There is a essential cost that cannot be reduced - the cost of unlinking the actual files. You can estimate this cost by timing

rm *.jpg

on the same number of files. The cost of string processing - computing the md5sum and prepending and appending the path and suffix is probably insignificant when compared to the cost of unlinking. In other words if the time is close to the time of "rm *.jpg" then there is probably little room for more improvement.

Although PHP is an interpreted language it actually is parsed and executes either on an optimized binary representation or maybe even a JIT compilation (Python probably does the same). So if you increased the sample size I believe the advantage that the C program has will decrease as the overhead is distributed over a larger sample size. Correspondingly, if you decrease the sample size the C program should look much better. Since, C is compiled it doesn't have the overhead of parsing the source code.

Actually, just time it on a sample size of 1 and a sample size of 1000 and you can get the cost of the overhead (this includes the cost of process creation and initializing the interpreter).

zenzen · June 29, 2023, 2:24pm

With a single image, pretty much all scripts ran at the same speed (I only tried your latest version of the shell script). I would really like to see how it behaves with more images... But I will have to do this another time once I've downloaded a bunch more.

Script version	real time	user time	sys time
Python	0.04	0.01	0.00
rm *.jpg	0.03	0.00	0.01
PHP	0.02	0.01	0.00
Bash	0.01	0.00	0.00
C	0.01	0.00	0.00

Note: these are timings on deleting a single image, except for the rm *.jpg command which I used to delete 1060.

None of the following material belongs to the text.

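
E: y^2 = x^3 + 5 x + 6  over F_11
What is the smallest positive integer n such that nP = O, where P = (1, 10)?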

mcuda · June 29, 2023, 6:54pm

I am surprised by these numbers. The cost of doing one file is probably dominated by the startup/shutdown cost. In other words if you were to do two files the times probably won't change much. Both Python and PHP would be penalized because they have the additional cost of parsing the source code and generating an optimized binary representation. I would have thought these costs would have been more significant but I guess this is mitigated by the very small size of the source files. Bash also has to parse the source but I don't think it generates an optimized binary representation which may save it some time (I an guessing here as I don't follow shell development). Anyway your numbers show that the cost of parsing and generating the optimized binary representation is quite small at least for small source files.

BTW, PHP 8 does JIT compilation if you enable it in php.ini. I am running PHP 7.4 so I don't have it.

I don't think this will show anything interesting because I was wrong the cost of parsing and generating the optimized binary representation is relatively small so it is very quickly amortized. The effects of amortization will only be noticeable for much smaller sample sizes. (In a factory the cost of producing the first widget is very expensive. The unit cost of producing 1000 widgets is more reasonable. The unit cost of producing 10,000 widgets is probable only slightly cheaper than the unit cost of producing 1,000 widgets because the overhead costs has become insignificant.)

zenzen · June 29, 2023, 9:54pm

Oh, I thought this was already enabled by default on PHP 8. I actually didn't check which version of PHP was running but it was on a Debian 12 virtual machine so I guess it was version 8 but I didn't tweak anything.

mcuda · June 30, 2023, 6:33am

php -i | grep -E '^opcache\.(enable_cli|jit|jit_buffer_size) '
opcache.enable_cli => On => On
opcache.jit => tracing => tracing
opcache.jit_buffer_size => 50M => 50M

If JIT is enabled the opcache.jit* options should be displayed.

from PHP 8.0 is here! How to turn on JIT compiling

So, did you actually run these tests on Debian 12 (Bookworm) not Zorin 16.2? How is Debian 12 - I have heard really good things about it. I have always decided against it because the applications on it were always so far behind the current releases. But Zorin has only PHP 7.4 in its repository and PHP 7.4 has been obsolete (i.e., unsupported) since the fall of 2022.

zenzen · June 30, 2023, 11:32am

Yes, I used Debian 12 with 4GB of RAM but not on physical hardware. Although I have another computer where I recently installed Debian 12 and it works pretty well. I can also tell it boots up pretty quick compared to EndeavourOS which I used previously.

Coming from OpenSUSE Tumbleweed though, which has the latest packages, you can definitely tell the difference with Debian in that regard. But I don't really need the latest versions of most the programs I use so this isn't really an issue. The only exception is Neovim so I compile that from source, since it's not that big of a program. And for many other things like running different versions of Python, PHP or Node.js I just use Docker.
I'm planning on installing Debian on my main machine at some point so I guess I will find out if I end up missing some niceties from Ubuntu repos.

And btw, Debian 12 has PHP8.2 in the repositories, so that's what I used for the tests. I guess it makes sense given it's the current version, but it's also interesting how for things like Node.js it has severely outdated versions dating back ~5 years or more.

mcuda · July 1, 2023, 9:40am

Thank-you very much for the info. Although, I like Zorin I am not too happy that it has only PHP 7.4 in its repository - 7.4 is no longer supported since Nov of last year. I know I can compile 8.2 from source but if I do this then maintaining it becomes my responsibility not apt's and I am lazy. I am a recent user of Zorin coming from MX Linux. MX Linux will soon release MX 23 which should be based on Debian 12 and I think I will be returning to MX Linux so I can get PHP 8.2. I will be moving from Zorin soon in a day or two so I may not talk with you again and want to thank you for your time and effort - I learned a lot and I love to learn new things.

zenzen · July 1, 2023, 1:22pm

Likewise. This has been very productive and quite fun!

The forum is still available should you ever want to pass by, even if you are not running ZorinOS.